Areas we've struggled with:
  • search. We've researched integrating with a Google Mini and, once time permits, will go that route. For now, we're not too happy with our search relevancy, and we're only searching across publicly available content.
  • data integration. This has nothing to do with Drupal per se, but in terms of time spent, it's been one of the largest time sinks for us.
  • We had to touch core. We have to do integration work when we adopt modules from contrib. We were able to back much of our code out of core when we ported to Drupal 5, and we're hopeful we can back all the way out when we port to Drupal 6 this summer.
What we're working on now:
  • Moving the last of our old, static content into the system
  • updating our codebase to Drupal 6
  • calendaring for all users, built using a customized version of the events module
  • quiz tool and gradebook to supplant most of the remaining Blackboard use on campus.
  • migrating our library site
  • enhancing our portal to incorporate more features (calendar display, profile management, etc.)
  • integration with Views and CCK. When we started these tools didn't fit our needs.

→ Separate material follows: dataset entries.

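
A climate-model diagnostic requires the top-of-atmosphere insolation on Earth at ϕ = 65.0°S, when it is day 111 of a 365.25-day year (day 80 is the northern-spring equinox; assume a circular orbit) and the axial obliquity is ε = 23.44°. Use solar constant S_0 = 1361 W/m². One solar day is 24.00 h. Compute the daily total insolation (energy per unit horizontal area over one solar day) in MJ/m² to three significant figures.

Solar longitude: L_s = 360° × (111 − 80)/365.25 = 30.554°.
sin δ = sin 23.44° × sin 30.554° = 0.20222, so δ = +11.667°.
cos h₀ = −tan(-65.0°) tan(+11.667°) = 0.4428, h₀ = 1.1121 rad.
Bracket: h₀ sin ϕ sin δ + cos ϕ cos δ sin h₀ = 1.1121×-0.90631×0.20222 + 0.42262×0.97934×0.89662 = -0.203819 + 0.371101 = 0.167282.
Q̄ = (S_0/π) × [bracket] = (1361/π) × 0.167282 = 72.470 W/m².
Daily total = Q̄ × 24.00 h × 3600 s/h = 72.470 × 24.00 × 3600 / 10⁶ = 6.261 MJ/m².

6.26 MJ/m²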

They do now.

At present both of our modules are tightly coupled to our Datatel implementation. At Drupalcon there was some interest in how our system worked. We also attended a session led by the Development Seed folks where they presented an alternative approach to some of the issues we worked to resolve, and were struck by one of the things they said at the end, which (paraphrasing) was, “So, we invented a solution off on our own, and now we want to know what the Drupal community thinks of it as an approach.”

We have the same question. We could work to decouple our code from Datatel and share it, but that represents a significant time investment for us, so we're curious to hear whether folks have more than an academic interest in what we've built.

Beyond this case study, after we've finished our migration to Drupal 6, we'll put up a test machine so folks can kick the virtual tires and get a sense of how this works. At best we'll get to that early this summer. In the meantime, I am happy to answer any questions folks have, and if needed I can screencap/screencast additional aspects of the system. We can also work to get a case study of monster menus with more detailed information on how it works up on drupal.org if folks would find that useful.